Considering the 'class effect' established by PIONEER, RE-DUAL, and AUGUSTUS, what is the specific editorial 'value-add' of ENTRUST-AF PCI for the medical literature, and what major limitation would a skeptical reviewer cite regarding its ischemic endpoint analysis?

Key Response

The value-add is the completion of the 'four major NOACs' evidence base for the AF-PCI population, confirming edoxaban is a viable option. However, a skeptical reviewer would flag that the trial was significantly underpowered for ischemic outcomes (MACE), with a wide confidence interval for stent thrombosis, meaning it cannot definitively rule out an increase in coronary events when aspirin is omitted early.

Guideline Committee
Guideline Committee

Current ESC and AHA/ACC guidelines give a Class I (Level of Evidence A) recommendation for NOAC-based dual therapy over VKA-based triple therapy. How does ENTRUST-AF PCI specifically support the recommendation to limit aspirin to the 'periprocedural' period only?

Key Response

ENTRUST-AF PCI randomized patients as early as 4 hours post-PCI, providing evidence for the shortest possible duration of triple therapy.

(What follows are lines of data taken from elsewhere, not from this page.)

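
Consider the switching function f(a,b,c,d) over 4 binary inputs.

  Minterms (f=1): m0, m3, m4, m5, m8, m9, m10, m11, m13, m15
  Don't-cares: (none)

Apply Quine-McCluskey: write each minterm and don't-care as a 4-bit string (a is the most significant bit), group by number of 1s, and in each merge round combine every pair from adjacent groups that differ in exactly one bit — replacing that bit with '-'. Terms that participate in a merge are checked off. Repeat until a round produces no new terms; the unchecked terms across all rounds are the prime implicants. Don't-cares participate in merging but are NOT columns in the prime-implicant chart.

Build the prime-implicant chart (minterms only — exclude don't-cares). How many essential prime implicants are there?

3

Round 0: 0000✓ 0011✓ 0100✓ 0101✓ 1000✓ 1001✓ 1010✓ 1011✓ 1101✓ 1111✓
Round 1: -000 -011 -101 0-00 010- 1-01✓ 1-11✓ 10-0✓ 10-1✓ 100-✓ 101-✓ 11-1✓
Round 2: 1--1 10--
PIs = {-000, -011, -101, 0-00, 010-, 1--1, 10--}
Coverage chart:
  m0: -000,0-00
  m3: -011 ←essential
  m4: 0-00,010-
  m5: -101,010-
  m8: -000,10--
  m9: 1--1,10--
  m10: 10-- ←essential
  m11: -011,1--1,10--
  m13: -101,1--1
  m15: 1--1 ←essential
Essential: -011, 1--1, 10--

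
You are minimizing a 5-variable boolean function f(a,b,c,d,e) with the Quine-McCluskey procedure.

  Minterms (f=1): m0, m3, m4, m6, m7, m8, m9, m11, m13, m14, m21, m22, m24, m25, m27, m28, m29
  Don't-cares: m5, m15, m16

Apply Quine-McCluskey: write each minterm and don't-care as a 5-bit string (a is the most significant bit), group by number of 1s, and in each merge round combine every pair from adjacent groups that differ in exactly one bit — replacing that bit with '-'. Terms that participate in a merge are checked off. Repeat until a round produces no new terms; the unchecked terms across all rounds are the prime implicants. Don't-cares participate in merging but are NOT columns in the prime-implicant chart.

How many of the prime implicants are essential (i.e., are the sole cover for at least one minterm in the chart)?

Round 0: 00000✓ 00011✓ 00100✓ 00101✓ 00110✓ 00111✓ 01000✓ 01001✓ 01011✓ 01101✓ 01110✓ 01111✓ 10000✓ 10101✓ 10110✓ 11000✓ 11001✓ 11011✓ 11100✓ 11101✓
Round 1: -0000✓ -0101✓ -0110 -1000✓ -1001✓ -1011✓ -1101✓ 0-000✓ 0-011✓ 0-101✓ 0-110✓ 0-111✓ 00-00 00-11✓ 001-0✓ 001-1✓ 0010-✓ 0011-✓ 01-01✓ 01-11✓ 010-1✓ 0100-✓ 011-1✓ 0111-✓ 1-000✓ 1-101✓ 11-00✓ 11-01✓ 110-1✓ 1100-✓ 1110-✓
Round 2: --000 --101 -1-01 -10-1 -100- 0--11 0-1-1 0-11- 001-- 01--1 11-0-
PIs = {--000, --101, -0110, -1-01, -10-1, -100-, 0--11, 0-1-1, 0-11-, 00-00, 001--, 01--1, 11-0-}
Coverage chart:
  m0: --000,00-00
  m3: 0--11 ←essential
  m4: 00-00,001--
  m6: -0110,0-11-,001--
  m7: 0--11,0-1-1,0-11-,001--
  m8: --000,-100-
  m9: -1-01,-10-1,-100-,01--1
  m11: -10-1,0--11,01--1
  m13: --101,-1-01,0-1-1,01--1
  m14: 0-11- ←essential
  m21: --101 ←essential
  m22: -0110 ←essential
  m24: --000,-100-,11-0-
  m25: -1-01,-10-1,-100-,11-0-
  m27: -10-1 ←essential
  m28: 11-0- ←essential
  m29: --101,-1-01,11-0-
Essential: --101, -0110, -10-1, 0--11, 0-11-, 11-0-

6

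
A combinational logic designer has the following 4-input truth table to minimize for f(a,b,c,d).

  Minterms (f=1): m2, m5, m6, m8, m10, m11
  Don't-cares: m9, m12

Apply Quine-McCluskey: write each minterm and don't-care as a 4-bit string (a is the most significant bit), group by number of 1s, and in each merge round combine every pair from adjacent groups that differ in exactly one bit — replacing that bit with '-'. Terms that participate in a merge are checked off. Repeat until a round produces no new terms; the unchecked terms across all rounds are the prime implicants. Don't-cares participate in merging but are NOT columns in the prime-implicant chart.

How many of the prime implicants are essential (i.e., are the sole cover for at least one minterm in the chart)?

3

Round 0: 0010✓ 0101 0110✓ 1000✓ 1001✓ 1010✓ 1011✓ 1100✓
Round 1: -010 0-10 1-00 10-0✓ 10-1✓ 100-✓ 101-✓
Round 2: 10--
PIs = {-010, 0-10, 0101, 1-00, 10--}
Coverage chart:
  m2: -010,0-10
  m5: 0101 ←essential
  m6: 0-10 ←essential
  m8: 1-00,10--
  m10: -010,10--
  m11: 10-- ←essential
Essential: 0-10, 0101, 10--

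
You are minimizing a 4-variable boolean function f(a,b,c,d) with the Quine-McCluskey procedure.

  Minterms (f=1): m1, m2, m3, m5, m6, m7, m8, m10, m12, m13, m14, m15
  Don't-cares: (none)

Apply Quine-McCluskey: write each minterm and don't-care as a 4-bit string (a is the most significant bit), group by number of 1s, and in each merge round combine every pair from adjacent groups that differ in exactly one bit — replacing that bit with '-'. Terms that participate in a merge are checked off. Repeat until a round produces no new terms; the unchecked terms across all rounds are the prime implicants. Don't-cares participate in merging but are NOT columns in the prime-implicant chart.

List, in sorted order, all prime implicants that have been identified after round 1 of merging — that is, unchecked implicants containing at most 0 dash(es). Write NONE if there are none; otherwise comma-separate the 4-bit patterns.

NONE

Round 0: 0001✓ 0010✓ 0011✓ 0101✓ 0110✓ 0111✓ 1000✓ 1010✓ 1100✓ 1101✓ 1110✓ 1111✓
Round 1: -010✓ -101✓ -110✓ -111✓ 0-01✓ 0-10✓ 0-11✓ 00-1✓ 001-✓ 01-1✓ 011-✓ 1-00✓ 1-10✓ 10-0✓ 11-0✓ 11-1✓ 110-✓ 111-✓
Round 2: --10 -1-1 -11- 0--1 0-1- 1--0 11--
PIs = {--10, -1-1, -11-, 0--1, 0-1-, 1--0, 11--}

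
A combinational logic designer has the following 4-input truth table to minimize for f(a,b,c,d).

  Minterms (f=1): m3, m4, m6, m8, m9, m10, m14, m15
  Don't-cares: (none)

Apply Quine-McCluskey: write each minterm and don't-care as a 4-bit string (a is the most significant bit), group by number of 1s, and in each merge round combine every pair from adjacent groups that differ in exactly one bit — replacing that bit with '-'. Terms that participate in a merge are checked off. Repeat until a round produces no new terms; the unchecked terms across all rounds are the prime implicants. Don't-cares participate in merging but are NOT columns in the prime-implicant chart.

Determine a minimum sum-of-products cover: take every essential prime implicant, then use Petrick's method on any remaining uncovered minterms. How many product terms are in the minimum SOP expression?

5

[col 0] 0011, 0100*, 0110*, 1000*, 1001*, 1010*, 1110*, 1111*
[col 1] -110, 01-0, 1-10, 10-0, 100-, 111-
Prime implicants: -110, 0011, 01-0, 1-10, 10-0, 100-, 111-
PI chart (minterm → PIs covering it):
  3 | 0011  (sole → essential)
  4 | 01-0  (sole → essential)
  6 | -110,01-0
  8 | 10-0,100-
  9 | 100-  (sole → essential)
  10 | 1-10,10-0
  14 | -110,1-10,111-
  15 | 111-  (sole → essential)
Essential prime implicants: 0011, 01-0, 100-, 111-
Petrick residual → 1-10
Minimum SOP uses 5 PIs: a'b'cd + a'bd' + acd' + ab'c' + abc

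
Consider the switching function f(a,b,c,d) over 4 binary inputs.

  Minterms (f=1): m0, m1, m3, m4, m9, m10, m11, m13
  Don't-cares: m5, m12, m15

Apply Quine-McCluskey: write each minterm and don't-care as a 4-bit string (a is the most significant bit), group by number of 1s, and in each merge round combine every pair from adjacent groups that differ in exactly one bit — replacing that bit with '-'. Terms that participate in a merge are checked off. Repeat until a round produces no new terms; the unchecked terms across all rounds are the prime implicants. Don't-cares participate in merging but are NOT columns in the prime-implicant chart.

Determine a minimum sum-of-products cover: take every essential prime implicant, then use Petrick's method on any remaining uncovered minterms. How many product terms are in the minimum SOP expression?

size-2^0 implicants → 0000(✓)  0001(✓)  0011(✓)  0100(✓)  0101(✓)  1001(✓)  1010(✓)  1011(✓)  1100(✓)  1101(✓)  1111(✓)
size-2^1 implicants → -001(✓)  -011(✓)  -100(✓)  -101(✓)  0-00(✓)  0-01(✓)  00-1(✓)  000-(✓)  010-(✓)  1-01(✓)  1-11(✓)  10-1(✓)  101-  11-1(✓)  110-(✓)
size-2^2 implicants → --01  -0-1  -10-  0-0-  1--1
Unchecked terms (primes): --01, -0-1, -10-, 0-0-, 1--1, 101-
Minterm coverage:
  m0 ⊆ 0-0- [E]
  m1 ⊆ --01,-0-1,0-0-
  m3 ⊆ -0-1 [E]
  m4 ⊆ -10-,0-0-
  m9 ⊆ --01,-0-1,1--1
  m10 ⊆ 101- [E]
  m11 ⊆ -0-1,1--1,101-
  m13 ⊆ --01,-10-,1--1
E = {-0-1, 0-0-, 101-}
Petrick residual → --01
Cover = c'd + b'd + a'c' + ab'c  |cover|=4

4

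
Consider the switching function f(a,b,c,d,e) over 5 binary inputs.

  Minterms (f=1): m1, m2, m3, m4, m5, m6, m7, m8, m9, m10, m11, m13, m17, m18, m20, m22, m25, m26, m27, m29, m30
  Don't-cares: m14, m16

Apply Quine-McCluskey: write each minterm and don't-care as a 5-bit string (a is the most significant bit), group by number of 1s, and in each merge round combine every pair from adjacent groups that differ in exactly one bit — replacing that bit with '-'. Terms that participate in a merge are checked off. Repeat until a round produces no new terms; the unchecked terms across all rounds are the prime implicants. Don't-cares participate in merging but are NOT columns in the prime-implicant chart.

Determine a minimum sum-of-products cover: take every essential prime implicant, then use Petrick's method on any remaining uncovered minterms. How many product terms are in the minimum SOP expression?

size-2^0 implicants → 00001(✓)  00010(✓)  00011(✓)  00100(✓)  00101(✓)  00110(✓)  00111(✓)  01000(✓)  01001(✓)  01010(✓)  01011(✓)  01101(✓)  01110(✓)  10000(✓)  10001(✓)  10010(✓)  10100(✓)  10110(✓)  11001(✓)  11010(✓)  11011(✓)  11101(✓)  11110(✓)
size-2^1 implicants → -0001(✓)  -0010(✓)  -0100(✓)  -0110(✓)  -1001(✓)  -1010(✓)  -1011(✓)  -1101(✓)  -1110(✓)  0-001(✓)  0-010(✓)  0-011(✓)  0-101(✓)  0-110(✓)  00-01(✓)  00-10(✓)  00-11(✓)  000-1(✓)  0001-(✓)  001-0(✓)  001-1(✓)  0010-(✓)  0011-(✓)  01-01(✓)  01-10(✓)  010-0(✓)  010-1(✓)  0100-(✓)  0101-(✓)  1-001(✓)  1-010(✓)  1-110(✓)  10-00(✓)  10-10(✓)  100-0(✓)  1000-  101-0(✓)  11-01(✓)  11-10(✓)  110-1(✓)  1101-(✓)
size-2^2 implicants → --001  --010(✓)  --110(✓)  -0-10(✓)  -01-0  -1-01  -1-10(✓)  -10-1  -101-  0--01  0--10(✓)  0-0-1  0-01-  00--1  00-1-  001--  010--  1--10(✓)  10--0
size-2^3 implicants → ---10
Unchecked terms (primes): ---10, --001, -01-0, -1-01, -10-1, -101-, 0--01, 0-0-1, 0-01-, 00--1, 00-1-, 001--, 010--, 10--0, 1000-
Minterm coverage:
  m1 ⊆ --001,0--01,0-0-1,00--1
  m2 ⊆ ---10,0-01-,00-1-
  m3 ⊆ 0-0-1,0-01-,00--1,00-1-
  m4 ⊆ -01-0,001--
  m5 ⊆ 0--01,00--1,001--
  m6 ⊆ ---10,-01-0,00-1-,001--
  m7 ⊆ 00--1,00-1-,001--
  m8 ⊆ 010-- [E]
  m9 ⊆ --001,-1-01,-10-1,0--01,0-0-1,010--
  m10 ⊆ ---10,-101-,0-01-,010--
  m11 ⊆ -10-1,-101-,0-0-1,0-01-,010--
  m13 ⊆ -1-01,0--01
  m17 ⊆ --001,1000-
  m18 ⊆ ---10,10--0
  m20 ⊆ -01-0,10--0
  m22 ⊆ ---10,-01-0,10--0
  m25 ⊆ --001,-1-01,-10-1
  m26 ⊆ ---10,-101-
  m27 ⊆ -10-1,-101-
  m29 ⊆ -1-01 [E]
  m30 ⊆ ---10 [E]
E = {---10, -1-01, 010--}
Petrick residual → --001, -01-0, -10-1, 00--1
Cover = de' + c'd'e + b'ce' + bd'e + bc'e + a'b'e + a'bc'  |cover|=7

7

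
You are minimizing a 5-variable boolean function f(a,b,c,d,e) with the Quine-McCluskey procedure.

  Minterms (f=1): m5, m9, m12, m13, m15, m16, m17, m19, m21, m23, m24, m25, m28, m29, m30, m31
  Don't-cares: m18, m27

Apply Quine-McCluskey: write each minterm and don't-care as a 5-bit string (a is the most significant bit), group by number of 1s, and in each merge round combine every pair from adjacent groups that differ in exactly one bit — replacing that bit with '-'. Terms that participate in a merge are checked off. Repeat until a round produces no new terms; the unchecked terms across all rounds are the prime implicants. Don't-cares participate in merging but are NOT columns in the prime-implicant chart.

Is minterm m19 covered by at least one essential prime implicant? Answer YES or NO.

YES

[col 0] 00101*, 01001*, 01100*, 01101*, 01111*, 10000*, 10001*, 10010*, 10011*, 10101*, 10111*, 11000*, 11001*, 11011*, 11100*, 11101*, 11110*, 11111*
[col 1] -0101*, -1001*, -1100*, -1101*, -1111*, 0-101*, 01-01*, 011-1*, 0110-*, 1-000*, 1-001*, 1-011*, 1-101*, 1-111*, 10-01*, 10-11*, 100-0*, 100-1*, 1000-*, 1001-*, 101-1*, 11-00*, 11-01*, 11-11*, 110-1*, 1100-*, 111-0*, 111-1*, 1110-*, 1111-*
[col 2] --101, -1-01, -11-1, -110-, 1--01*, 1--11*, 1-0-1*, 1-00-, 1-1-1*, 10--1*, 100--, 11--1*, 11-0-, 111--
[col 3] 1---1
Prime implicants: --101, -1-01, -11-1, -110-, 1---1, 1-00-, 100--, 11-0-, 111--
PI chart (minterm → PIs covering it):
  5 | --101  (sole → essential)
  9 | -1-01  (sole → essential)
  12 | -110-  (sole → essential)
  13 | --101,-1-01,-11-1,-110-
  15 | -11-1  (sole → essential)
  16 | 1-00-,100--
  17 | 1---1,1-00-,100--
  19 | 1---1,100--
  21 | --101,1---1
  23 | 1---1  (sole → essential)
  24 | 1-00-,11-0-
  25 | -1-01,1---1,1-00-,11-0-
  28 | -110-,11-0-,111--
  29 | --101,-1-01,-11-1,-110-,1---1,11-0-,111--
  30 | 111--  (sole → essential)
  31 | -11-1,1---1,111--
Essential prime implicants: --101, -1-01, -11-1, -110-, 1---1, 111--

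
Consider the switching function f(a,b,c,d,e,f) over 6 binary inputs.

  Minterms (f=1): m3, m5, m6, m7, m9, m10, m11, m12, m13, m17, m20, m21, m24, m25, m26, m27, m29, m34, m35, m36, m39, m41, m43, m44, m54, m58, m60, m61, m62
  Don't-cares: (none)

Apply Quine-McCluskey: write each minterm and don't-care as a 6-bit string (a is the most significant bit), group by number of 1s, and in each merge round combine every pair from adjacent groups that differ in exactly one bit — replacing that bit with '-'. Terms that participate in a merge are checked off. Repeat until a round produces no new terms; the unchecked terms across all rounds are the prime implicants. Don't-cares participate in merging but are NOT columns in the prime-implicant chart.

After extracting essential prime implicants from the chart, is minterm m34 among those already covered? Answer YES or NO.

YES

size-2^0 implicants → 000011(✓)  000101(✓)  000110(✓)  000111(✓)  001001(✓)  001010(✓)  001011(✓)  001100(✓)  001101(✓)  010001(✓)  010100(✓)  010101(✓)  011000(✓)  011001(✓)  011010(✓)  011011(✓)  011101(✓)  100010(✓)  100011(✓)  100100(✓)  100111(✓)  101001(✓)  101011(✓)  101100(✓)  110110(✓)  111010(✓)  111100(✓)  111101(✓)  111110(✓)
size-2^1 implicants → -00011(✓)  -00111(✓)  -01001(✓)  -01011(✓)  -01100  -11010  -11101  0-0101(✓)  0-1001(✓)  0-1010(✓)  0-1011(✓)  0-1101(✓)  00-011(✓)  00-101(✓)  000-11(✓)  0001-1  00011-  001-01(✓)  0010-1(✓)  00101-(✓)  00110-  01-001(✓)  01-101(✓)  010-01(✓)  01010-  011-01(✓)  0110-0(✓)  0110-1(✓)  01100-(✓)  01101-(✓)  1-1100  10-011(✓)  10-100  100-11(✓)  10001-  1010-1(✓)  11-110  111-10  1111-0  11110-
size-2^2 implicants → -0-011  -00-11  -010-1  0--101  0-1-01  0-10-1  0-101-  01--01  0110--
Unchecked terms (primes): -0-011, -00-11, -010-1, -01100, -11010, -11101, 0--101, 0-1-01, 0-10-1, 0-101-, 0001-1, 00011-, 00110-, 01--01, 01010-, 0110--, 1-1100, 10-100, 10001-, 11-110, 111-10, 1111-0, 11110-
Minterm coverage:
  m3 ⊆ -0-011,-00-11
  m5 ⊆ 0--101,0001-1
  m6 ⊆ 00011- [E]
  m7 ⊆ -00-11,0001-1,00011-
  m9 ⊆ -010-1,0-1-01,0-10-1
  m10 ⊆ 0-101- [E]
  m11 ⊆ -0-011,-010-1,0-10-1,0-101-
  m12 ⊆ -01100,00110-
  m13 ⊆ 0--101,0-1-01,00110-
  m17 ⊆ 01--01 [E]
  m20 ⊆ 01010- [E]
  m21 ⊆ 0--101,01--01,01010-
  m24 ⊆ 0110-- [E]
  m25 ⊆ 0-1-01,0-10-1,01--01,0110--
  m26 ⊆ -11010,0-101-,0110--
  m27 ⊆ 0-10-1,0-101-,0110--
  m29 ⊆ -11101,0--101,0-1-01,01--01
  m34 ⊆ 10001- [E]
  m35 ⊆ -0-011,-00-11,10001-
  m36 ⊆ 10-100 [E]
  m39 ⊆ -00-11 [E]
  m41 ⊆ -010-1 [E]
  m43 ⊆ -0-011,-010-1
  m44 ⊆ -01100,1-1100,10-100
  m54 ⊆ 11-110 [E]
  m58 ⊆ -11010,111-10
  m60 ⊆ 1-1100,1111-0,11110-
  m61 ⊆ -11101,11110-
  m62 ⊆ 11-110,111-10,1111-0
E = {-00-11, -010-1, 0-101-, 00011-, 01--01, 01010-, 0110--, 10-100, 10001-, 11-110}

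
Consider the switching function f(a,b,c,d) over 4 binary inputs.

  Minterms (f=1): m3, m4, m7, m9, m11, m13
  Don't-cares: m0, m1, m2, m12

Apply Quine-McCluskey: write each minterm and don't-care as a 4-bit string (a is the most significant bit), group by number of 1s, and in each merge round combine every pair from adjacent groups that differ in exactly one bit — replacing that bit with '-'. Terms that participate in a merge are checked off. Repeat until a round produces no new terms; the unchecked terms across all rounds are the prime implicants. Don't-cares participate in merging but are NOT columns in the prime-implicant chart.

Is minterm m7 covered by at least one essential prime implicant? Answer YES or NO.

YES

[col 0] 0000*, 0001*, 0010*, 0011*, 0100*, 0111*, 1001*, 1011*, 1100*, 1101*
[col 1] -001*, -011*, -100, 0-00, 0-11, 00-0*, 00-1*, 000-*, 001-*, 1-01, 10-1*, 110-
[col 2] -0-1, 00--
Prime implicants: -0-1, -100, 0-00, 0-11, 00--, 1-01, 110-
PI chart (minterm → PIs covering it):
  3 | -0-1,0-11,00--
  4 | -100,0-00
  7 | 0-11  (sole → essential)
  9 | -0-1,1-01
  11 | -0-1  (sole → essential)
  13 | 1-01,110-
Essential prime implicants: -0-1, 0-11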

This supports the 2020 ESC AF guidelines and 2023 ESC ACS guidelines, which recommend a default strategy of discontinuing aspirin after 1 week (or even at discharge) in patients with AF, moving directly to a NOAC and a P2Y12 inhibitor.

Clinical Landscape

Noteworthy Related Trials

2016

PIONEER AF-PCI

n = 2,124 · NEJM

Tested

Rivaroxaban-based therapy

Population

Patients with non-valvular AF undergoing PCI with stenting

Comparator

Vitamin K antagonist (VKA) therapy

Endpoint

Clinically significant bleeding

Key result: Rivaroxaban-based regimens were associated with lower rates of clinically significant bleeding compared to VKA-based standard triple therapy.
2017

RE-DUAL PCI

n = 2,725 · NEJM

Tested

Dabigatran dual therapy

Population

Patients with AF undergoing PCI with stenting

Comparator

Warfarin-based triple therapy

Endpoint

Major or clinically relevant non-major bleeding

Key result: Dabigatran dual therapy significantly reduced the risk of bleeding compared to warfarin-based triple therapy while maintaining non-inferiority for thromboembolic events.
2019

AUGUSTUS

n = 4,614 · NEJM

Tested

Apixaban plus P2Y12 inhibitor without aspirin

Population

Patients with AF and recent ACS or PCI

Comparator

VKA plus P2Y12 inhibitor and aspirin

Endpoint

Major or clinically relevant non-major bleeding

Key result: Apixaban resulted in fewer bleeding events and fewer hospitalizations than VKA-based regimens, regardless of whether aspirin was included.